Um elemento importante para viabilizar a reforma é a capacidade dos contribuintes de participar efetivamente dessa mudança. A digitalização total da reforma, com a nota fiscal eletrônica (obrigatória para todos a partir de 1º/1/25), a previsão do DTE – Domicílio Tributário Eletrônico e institutos como o cashback e split payment só são possíveis com a transição para o mundo digital.

O DTE previsto no art. 59 da LC 214/25 prevê “as informações cadastrais terão integração, sincronização, cooperação e compartilhamento obrigatório e tempestivo em ambiente nacional de dados entre as administrações tributárias federal, estaduais, distrital e municipais”.

O cashback é uma possibilidade para contribuintes de baixa renda inscritos no CadÚnico – Cadastro Único receberem a devolução dos tributos do IBS/CBS. Para isso, cada pessoa beneficiada precisa ter um DTE e uma conta bancária. Para que essa devolução seja viável, cashback funcionará da seguinte forma:

  • As famílias inscritas no CadÚnico – Cadastro Único para Programas Sociais do Governo Federal terão direito ao cashback;
  • O cashback será calculado com base no consumo familiar;
  • O valor será devolvido por meio de um crédito ou reembolso na conta bancária do contribuinte.

Os itens que terão devolução integral de impostos são: Energia elétrica, água, esgoto, botijão de gás, contas de telefone e internet.
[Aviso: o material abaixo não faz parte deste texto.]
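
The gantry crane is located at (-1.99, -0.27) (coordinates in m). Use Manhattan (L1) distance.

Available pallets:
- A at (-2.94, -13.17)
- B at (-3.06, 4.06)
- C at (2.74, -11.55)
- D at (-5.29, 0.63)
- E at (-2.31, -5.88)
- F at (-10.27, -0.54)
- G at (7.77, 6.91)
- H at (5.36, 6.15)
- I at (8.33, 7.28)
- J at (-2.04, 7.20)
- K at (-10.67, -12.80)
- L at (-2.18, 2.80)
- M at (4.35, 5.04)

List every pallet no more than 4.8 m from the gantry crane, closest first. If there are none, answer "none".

L, D

Distances from (-1.99, -0.27):
A: |-0.95| + |-12.90| = 0.95 + 12.90 = 13.85 m
B: |-1.07| + |4.33| = 1.07 + 4.33 = 5.40 m
C: |4.73| + |-11.28| = 4.73 + 11.28 = 16.01 m
D: |-3.30| + |0.90| = 3.30 + 0.90 = 4.20 m
E: |-0.32| + |-5.61| = 0.32 + 5.61 = 5.93 m
F: |-8.28| + |-0.27| = 8.28 + 0.27 = 8.55 m
G: |9.76| + |7.18| = 9.76 + 7.18 = 16.94 m
H: |7.35| + |6.42| = 7.35 + 6.42 = 13.77 m
I: |10.32| + |7.55| = 10.32 + 7.55 = 17.87 m
J: |-0.05| + |7.47| = 0.05 + 7.47 = 7.52 m
K: |-8.68| + |-12.53| = 8.68 + 12.53 = 21.21 m
L: |-0.19| + |3.07| = 0.19 + 3.07 = 3.26 m
M: |6.34| + |5.31| = 6.34 + 5.31 = 11.65 m
Threshold 4.8 m: L (3.26 m), D (4.20 m) are within range.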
Os demais produtos e serviços terão devolução de 20% da CBS – Contribuição sobre Bens e Serviços e do IBS – Imposto sobre Bens e Serviços. Os entes federativos (União, Estados e municípios) poderão fixar percentuais maiores de devolução para sua parcela do tributo. 

4. Por enquanto…

Nós, como profissionais, não podemos nos permitir investigar a realidade e nos manter presos a conceitos sofisticados que estejam desconectados das práticas e da vida real.

O cashback e outras vantagens somente serão possíveis se as pessoas tiverem acesso às tecnologias de informação e puderem dominar conceitos de cidadania e letramento digitais.

O sistema pensado é bonito e muito bem desenhado, mas sair do papel e chegar a vida das pessoas exige que nos aprofundemos sobre as bases que os sustentam.

Talvez veja esses temas a partir da realidade do nordeste, porque não vemos o mundo como é, mas como somos. E vejo na realidade multifacetada em que estou inserida alguns percalços para se concretizar a cidadania fiscal.

Rosa Freitas

Rosa Freitas

Doutora em Direito pelo PPGD/UFPE, professora universitária, Servidora pública, Escritório Rosa Freitas Advocacia em Direito público, palestrante e autora do livro Direito Eleitoral para Vereador.